Tom was never big on holidays…or celebrating anything that was defined by a specific date on the calendar. Valentine's was "fabricated by Hallmark." Our birthdays were a week apart, so we just celebrated both at the same time whenever was convenient which often just worked out to be Thanksgiving. Neither one of us could remember our anniversary. My sister used to send a congratulatory e-mail each year and I'd run into Tom's office and say, "Guess what? Happy anniversary!" When we first moved in together Tom's neighbors were thrilled when I put up Christmas lights. Even the grumpy old man next door could be counted on to hang one string around one window. One string more than Tom.

This was difficult for me. I loved looking forward to holidays. I loved the decorations and the food associated with them. For me the passing of the year was punctuated, if not defined, by these specific calendar dates. Over time I switched my focus. It became about the seasons.
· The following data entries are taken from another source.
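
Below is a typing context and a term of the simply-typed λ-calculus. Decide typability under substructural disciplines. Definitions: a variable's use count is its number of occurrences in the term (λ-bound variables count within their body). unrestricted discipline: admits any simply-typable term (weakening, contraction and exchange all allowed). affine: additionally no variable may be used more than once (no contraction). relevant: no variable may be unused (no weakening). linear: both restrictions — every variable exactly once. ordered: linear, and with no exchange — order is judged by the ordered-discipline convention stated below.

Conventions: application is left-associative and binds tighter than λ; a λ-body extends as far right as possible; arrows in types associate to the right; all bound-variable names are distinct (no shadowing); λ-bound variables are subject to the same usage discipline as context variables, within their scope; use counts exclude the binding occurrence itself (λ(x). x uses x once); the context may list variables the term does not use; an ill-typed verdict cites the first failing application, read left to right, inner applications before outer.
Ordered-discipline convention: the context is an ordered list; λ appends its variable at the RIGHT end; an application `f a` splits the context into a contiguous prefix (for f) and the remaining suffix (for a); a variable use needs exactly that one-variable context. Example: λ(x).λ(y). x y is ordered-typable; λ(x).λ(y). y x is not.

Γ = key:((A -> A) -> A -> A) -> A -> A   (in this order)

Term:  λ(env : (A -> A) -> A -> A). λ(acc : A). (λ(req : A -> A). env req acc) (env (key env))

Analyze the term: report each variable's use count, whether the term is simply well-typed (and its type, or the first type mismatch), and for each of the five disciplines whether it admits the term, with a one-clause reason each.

usage: key: 1, env (λ-bound): 3, acc (λ-bound): 1, req (λ-bound): 1
left-to-right use order: env, req, acc, env, key, env
typing: well-typed — term : ((A -> A) -> A -> A) -> A -> A
ordered: ✗, env ×3 used more than once (contraction)
linear: ✗, env ×3 used more than once (contraction)
affine: ✗, env ×3 used more than once (contraction)
relevant: ✓, every one of key, env, acc, req appears
unrestricted: ✓, well-typed at ((A -> A) -> A -> A) -> A -> A; no restrictions here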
As an avid gardener, I'd anxiously anticipate Spring. Each new wildflower that appeared brought joy. What plants were going to return to my garden? What new ones could I try out? The smell of jasmine. I even love weeding. Summer became about the lake, the reappearance of lightning bugs and the sounds of the cicadas and sweet honeysuckle vine. Fall, my favorite season, was all about the colors, the orange pumpkins and gourds, the oaks turning vivid maroon, orange and yellow. A second garden growing season, the reblooming of my mums. Also, a welcome respite from the intense heat of a Texas summer when that first cool breeze touched my skin. Winter was still about Christmas. I couldn't give up the traditions surrounding it, not to mention a growing antique ornament collection, but my holiday decorating had grown on Tom. One year when I was still struggling with my illness, I could barely walk let alone climb a ladder hanging garland, wreaths and ornaments, Tom admitted missing the decorations; that it just didn't feel like Christmas. He bought me a little cut tree that I could sit on the sofa to decorate, giving me a little bit of normalcy.

I found that Tom loved and looked forward to the changing seasons as much as me. He had an avid love of nature and saw the same beauty in it I did. This was our compromise. Perhaps dates weren't all that important. Every day holds limitless possibilities. Each and every date important.

Today the smell of jasmine hung heavy in the air as I walked out the door. Today I will sit in what was Tom's office at work, now a meeting room, and see in my mind how it used to look with little wind-up robots on the desk and photos of the furry and feathered kids pinned to a bulletin board. Today is the anniversary of Tom's death. I will not dwell on the sadness but instead remember how grateful I am for the time I was given with him and how he taught me that I was worth something. How thankful I was that he was with his other best friend at the time of the accident and how lucky I was that he told me he had never been happier in his life, shortly before his death.